1- Prepare your bamboo steamer basket. I suggest you put a piece of cheesecloth or parchment paper on each compartment. It will prevent your dumplings to stick on the bamboo. You can also use some Napa cabbage leaves. It will give a nice subtle taste and it will look awesome.
2- In a big bowl, mix all the ingredients for the filling and add the seasoning mixture. Mix very well until everything is perfectly incorporated. You can use your hands.
3- Now that your filling is ready you can start making your dumplings. Go for about 9 pasta at the time. Put about 1 tbsp of filling for each dumpling pasta.
4- Seal the dumplings and set them aside on a baking sheet. Brush the dough with a little bit of water to help the seal. Work as quickly as you can, because the pasta will dry out quickly.
For this recipe I steam them so it’s not an obligation to seal the dumplings. You can make them open as you can see on our pictures. You do what you want and the shape you want. There are so many options. Have fun and choose your favourite one.
*It’s better to put the baking sheet with your dumplings back in the fridge every time you’re making a new batch of 9.
5- When your pasta are all filled, dispose the dumplings in your bamboo steamer basket.
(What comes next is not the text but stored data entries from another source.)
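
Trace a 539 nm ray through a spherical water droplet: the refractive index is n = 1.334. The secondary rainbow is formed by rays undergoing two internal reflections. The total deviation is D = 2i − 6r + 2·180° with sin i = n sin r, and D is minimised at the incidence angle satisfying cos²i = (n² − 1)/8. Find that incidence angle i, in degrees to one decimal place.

cos²i = (1.334² − 1)/8 = (1.77956 − 1)/8 = 0.09744.
cos i = 0.31216, so i = 71.810°.

71.8°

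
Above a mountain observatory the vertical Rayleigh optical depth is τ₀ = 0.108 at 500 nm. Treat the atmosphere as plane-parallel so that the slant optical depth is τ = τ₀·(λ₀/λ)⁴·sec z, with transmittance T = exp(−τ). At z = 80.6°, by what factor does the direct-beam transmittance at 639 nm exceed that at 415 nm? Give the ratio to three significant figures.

3.14

Airmass: sec 80.6° = 6.1227.
τ(639 nm) = 0.108 × (500/639)⁴ × 6.1227 = 0.108 × 0.3749 × 6.1227 = 0.2479.
τ(415 nm) = 0.108 × (500/415)⁴ × 6.1227 = 0.108 × 2.1071 × 6.1227 = 1.3933.
T(639)/T(415) = exp(τ_B − τ_A) = exp(1.1455) = 3.1439.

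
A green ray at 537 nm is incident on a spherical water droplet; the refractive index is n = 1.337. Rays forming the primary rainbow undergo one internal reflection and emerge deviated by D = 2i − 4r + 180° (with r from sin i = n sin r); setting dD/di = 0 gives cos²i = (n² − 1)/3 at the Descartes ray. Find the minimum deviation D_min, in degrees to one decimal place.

138.5°

cos²i = (1.78757 − 1)/3 = 0.26252; i = arccos(0.51237) = 59.178°.
sin r = sin 59.178°/1.337 = 0.64231; r = 39.964°.
D_min = 2·59.178° − 4·39.964° + 180° = 138.500°.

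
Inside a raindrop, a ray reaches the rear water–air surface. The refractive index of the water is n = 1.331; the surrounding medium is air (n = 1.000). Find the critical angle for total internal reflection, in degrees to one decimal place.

48.7°

sin θ_c = n_air / n = 1.000 / 1.331 = 0.7513.
θ_c = arcsin(0.7513) = 48.70°.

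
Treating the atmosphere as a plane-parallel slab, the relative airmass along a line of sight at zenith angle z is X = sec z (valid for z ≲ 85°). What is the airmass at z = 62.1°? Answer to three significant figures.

X = sec z = 1/cos 62.1° = 1/0.4679 = 2.1371.

2.14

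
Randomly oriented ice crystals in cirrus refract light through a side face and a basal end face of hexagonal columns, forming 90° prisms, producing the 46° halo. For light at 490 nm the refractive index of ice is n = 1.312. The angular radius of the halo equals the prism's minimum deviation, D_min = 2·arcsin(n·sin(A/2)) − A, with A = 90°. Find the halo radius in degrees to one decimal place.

46.2°

n·sin(A/2) = 1.312 × sin 45° = 1.312 × 0.7071 = 0.9277.
D_min = 2·arcsin(0.9277) − 90° = 2 × 68.083° − 90° = 46.166°.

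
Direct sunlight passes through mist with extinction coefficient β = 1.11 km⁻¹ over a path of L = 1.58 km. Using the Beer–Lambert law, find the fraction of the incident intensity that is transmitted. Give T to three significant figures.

τ = β·L = 1.11 × 1.58 = 1.7538.
T = exp(−1.7538) = 0.1731.

0.173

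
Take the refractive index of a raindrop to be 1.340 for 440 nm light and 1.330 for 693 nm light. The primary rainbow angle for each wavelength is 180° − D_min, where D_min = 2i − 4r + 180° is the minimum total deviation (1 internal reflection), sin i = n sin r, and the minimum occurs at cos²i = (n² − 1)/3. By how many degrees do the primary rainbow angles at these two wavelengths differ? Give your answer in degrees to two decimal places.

At 440 nm (n = 1.340): cos²i = 0.26520 → i = 59.004°, r = 39.770°, D_min = 138.929°, rainbow angle = 41.071°.
At 693 nm (n = 1.330): cos²i = 0.25630 → i = 59.585°, r = 40.422°, D_min = 137.484°, rainbow angle = 42.516°.
Angular width = |41.071° − 42.516°| = 1.445°.

1.45°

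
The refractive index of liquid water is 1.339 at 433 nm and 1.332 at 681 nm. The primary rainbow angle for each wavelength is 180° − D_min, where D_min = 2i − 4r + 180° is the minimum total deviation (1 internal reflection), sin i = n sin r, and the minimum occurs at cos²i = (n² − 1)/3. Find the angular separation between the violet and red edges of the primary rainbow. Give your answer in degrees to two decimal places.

1.01°

At 433 nm (n = 1.339): cos²i = 0.26431 → i = 59.062°, r = 39.834°, D_min = 138.786°, rainbow angle = 41.214°.
At 681 nm (n = 1.332): cos²i = 0.25807 → i = 59.469°, r = 40.290°, D_min = 137.776°, rainbow angle = 42.224°.
Angular width = |41.214° − 42.224°| = 1.010°.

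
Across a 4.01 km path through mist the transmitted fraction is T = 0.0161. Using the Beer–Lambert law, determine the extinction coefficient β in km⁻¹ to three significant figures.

1.03 km⁻¹

Beer–Lambert: T = exp(−βL) ⇒ β = −ln(T)/L = −ln(0.0161)/4.01 = 4.1289/4.01 = 1.03 km⁻¹.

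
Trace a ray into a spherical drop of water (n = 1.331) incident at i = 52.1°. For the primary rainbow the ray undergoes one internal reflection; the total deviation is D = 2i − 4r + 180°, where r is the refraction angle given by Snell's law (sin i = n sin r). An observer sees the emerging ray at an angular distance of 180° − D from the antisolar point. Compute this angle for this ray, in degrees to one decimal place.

41.2°

sin r = sin 52.1° / 1.331 = 0.7891/1.331 = 0.5929; r = 36.36°.
D = 2·52.1° − 4·36.36° + 180° = 104.20° − 145.44° + 180° = 138.76°.
Angle from antisolar point = 180° − D = 41.24°.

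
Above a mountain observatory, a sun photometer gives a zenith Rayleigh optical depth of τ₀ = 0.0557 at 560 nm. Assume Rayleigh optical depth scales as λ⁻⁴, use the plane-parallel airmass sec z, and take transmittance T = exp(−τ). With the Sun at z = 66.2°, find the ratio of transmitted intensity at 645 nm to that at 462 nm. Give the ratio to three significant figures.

Airmass: sec 66.2° = 2.4780.
τ(645 nm) = 0.0557 × (560/645)⁴ × 2.4780 = 0.0557 × 0.5682 × 2.4780 = 0.0784.
τ(462 nm) = 0.0557 × (560/462)⁴ × 2.4780 = 0.0557 × 2.1587 × 2.4780 = 0.2980.
T(645)/T(462) = exp(τ_B − τ_A) = exp(0.2195) = 1.2455.

1.25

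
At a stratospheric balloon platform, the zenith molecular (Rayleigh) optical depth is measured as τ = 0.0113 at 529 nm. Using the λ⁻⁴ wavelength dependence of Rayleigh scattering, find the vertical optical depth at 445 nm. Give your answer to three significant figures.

τ(445 nm) = τ(529 nm) × (529/445)⁴ = 0.0113 × (1.1888)⁴ = 0.0113 × 1.9970 = 0.0226.

0.0226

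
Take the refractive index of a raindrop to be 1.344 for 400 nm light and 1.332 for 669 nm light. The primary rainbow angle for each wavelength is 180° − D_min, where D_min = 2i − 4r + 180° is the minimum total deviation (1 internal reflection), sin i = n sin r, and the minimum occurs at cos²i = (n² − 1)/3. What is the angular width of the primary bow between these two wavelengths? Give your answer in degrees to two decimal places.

1.72°

At 400 nm (n = 1.344): cos²i = 0.26878 → i = 58.772°, r = 39.512°, D_min = 139.495°, rainbow angle = 40.505°.
At 669 nm (n = 1.332): cos²i = 0.25807 → i = 59.469°, r = 40.290°, D_min = 137.776°, rainbow angle = 42.224°.
Angular width = |40.505° − 42.224°| = 1.719°.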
Let a bit of space between them because otherwise they could stick together.
6- In a skillet or in a wok, add water until it reaches the bottom of your baskets. Make sure it doesn’t touch the dumplings. I highly recommend the wok, it’s much easier to dispose the bamboo steamer basket. On high heat bring it to a boil. When it’s boiling put your bamboo steamer basket with the cover on and steam for about 10 minutes or until the dumplings are completely cooked. If you don’t have many baskets to make a superposition and cook all the dumplings at the same time, dispose your cooked dumplings on a warm plate and continue until all dumplings are cooked.
7- Put the fresh topping of your choice and serve immediately. You can dispose the dumplings on beautiful plates or you can also just serve them on the bamboo basket. I think it feels more authentic that way! I love it!
As I told you, you have so many ways to make dumplings, to shape them and to cook them so don’t be shy and let’s go! Add your favourite ingredients, try different shapes and the most important… Have fun!!